Telling A Bold Story
Scott Berg is an openly gay writer who was inspired to craft a story in 1982. Fresh off a book tour, he and fellow openly gay writer Barry Sandler decided to tell the story of a married man coming to terms with his homosexuality. The project was greenlit by 20th Century Fox with Love Story director Arthur Hiller at the helm.
Making Love was a little star-crossed. Hamlin starred alongside Kate Jackson and Twin Peaks star Michael Ontkean, but reportedly these were not the studio’s first choices. Michael Douglas or Tom Berenger topped the list, but both refused the offered roles. When the film was released in 1982 and, alongside others like Personal Best and Partners, it became one of the first mainstream dramas to address coming out.

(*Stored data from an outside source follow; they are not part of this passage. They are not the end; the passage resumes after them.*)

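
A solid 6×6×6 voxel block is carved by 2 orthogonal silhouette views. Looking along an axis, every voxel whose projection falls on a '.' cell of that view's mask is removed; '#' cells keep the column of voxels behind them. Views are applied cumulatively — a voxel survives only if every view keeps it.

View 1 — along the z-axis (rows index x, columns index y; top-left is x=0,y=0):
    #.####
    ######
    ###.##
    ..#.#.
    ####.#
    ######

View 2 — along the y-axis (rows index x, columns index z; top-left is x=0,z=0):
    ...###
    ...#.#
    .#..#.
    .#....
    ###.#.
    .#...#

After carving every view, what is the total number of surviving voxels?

|visual hull| = 71

initial block: 6^3 = 216
[1] z-view keeps 29 columns → grid now 174
[2] y-view keeps 14 columns → grid now 71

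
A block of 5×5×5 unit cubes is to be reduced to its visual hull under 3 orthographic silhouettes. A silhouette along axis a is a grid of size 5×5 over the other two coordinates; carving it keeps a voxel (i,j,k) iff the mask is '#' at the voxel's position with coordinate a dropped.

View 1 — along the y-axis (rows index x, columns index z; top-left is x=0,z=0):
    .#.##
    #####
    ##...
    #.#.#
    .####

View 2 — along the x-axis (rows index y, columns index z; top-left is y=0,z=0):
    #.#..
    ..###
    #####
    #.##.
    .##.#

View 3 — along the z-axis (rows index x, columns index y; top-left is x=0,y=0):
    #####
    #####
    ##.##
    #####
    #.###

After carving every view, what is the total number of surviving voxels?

|visual hull| = 48

full grid |V| = 125
  1. axis=1 (XZ plane), |mask|=17  ⇒  voxels=85
  2. axis=0 (YZ plane), |mask|=16  ⇒  voxels=53
  3. axis=2 (XY plane), |mask|=23  ⇒  voxels=48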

Not Terribly Well-Received
The film was released in the midst of the Reagan administration, so it shouldn’t come as too much of a surprise that Making Love wasn’t well-received. It had a strong opening weekend but proved to be a major loss for the studio. It didn’t help that Martin Davis, the new owner of the studio, bellowed homophobic critiques about the flick. However, the film was largely well-received in the gay community.
Hamlin Looks Back
For the film’s 40th anniversary, Hamlin spoke to People about Making Love. “I think it had been offered to pretty much everybody in town and everyone had turned it down because they thought it might be damaging to their careers,” he says. Many tried to talk him out of making the movie.
Hamlin thought the film was more interesting than the rest of his offered projects. “I was looking for something serious and something meaningful, rather than doing a movie about vampire bats invading a small town in the Midwest, which is the type of fare I was being offered at the time.”
The film marked a bad turning point in his career. “For years, I’d think was that the reason why I stopped getting calls? And finally realized that was the last time I ever did a movie for a studio,” Hamlin says. His major studio career never recovered, so he turned to Independent film.
The film convinced homophobic executives not to cast Hamlin over the fear that he may be gay. Hamlin explains, “If they were contemplating having me be a love interest to a young female star, the thought was, ‘How is the audience going to react?’ Even though I was straight, I think the perception at the time was that anybody who could play gay must be gay.”
All the same, it doesn’t seem like Hamlin has any regrets. He’s on the right side of history and had a fabulous career in his own right. “People come up and thank me for making the film and say they were affected by it and that it helped them come out or it helped them talk to their parents about their sexuality,” Hamlin concludes.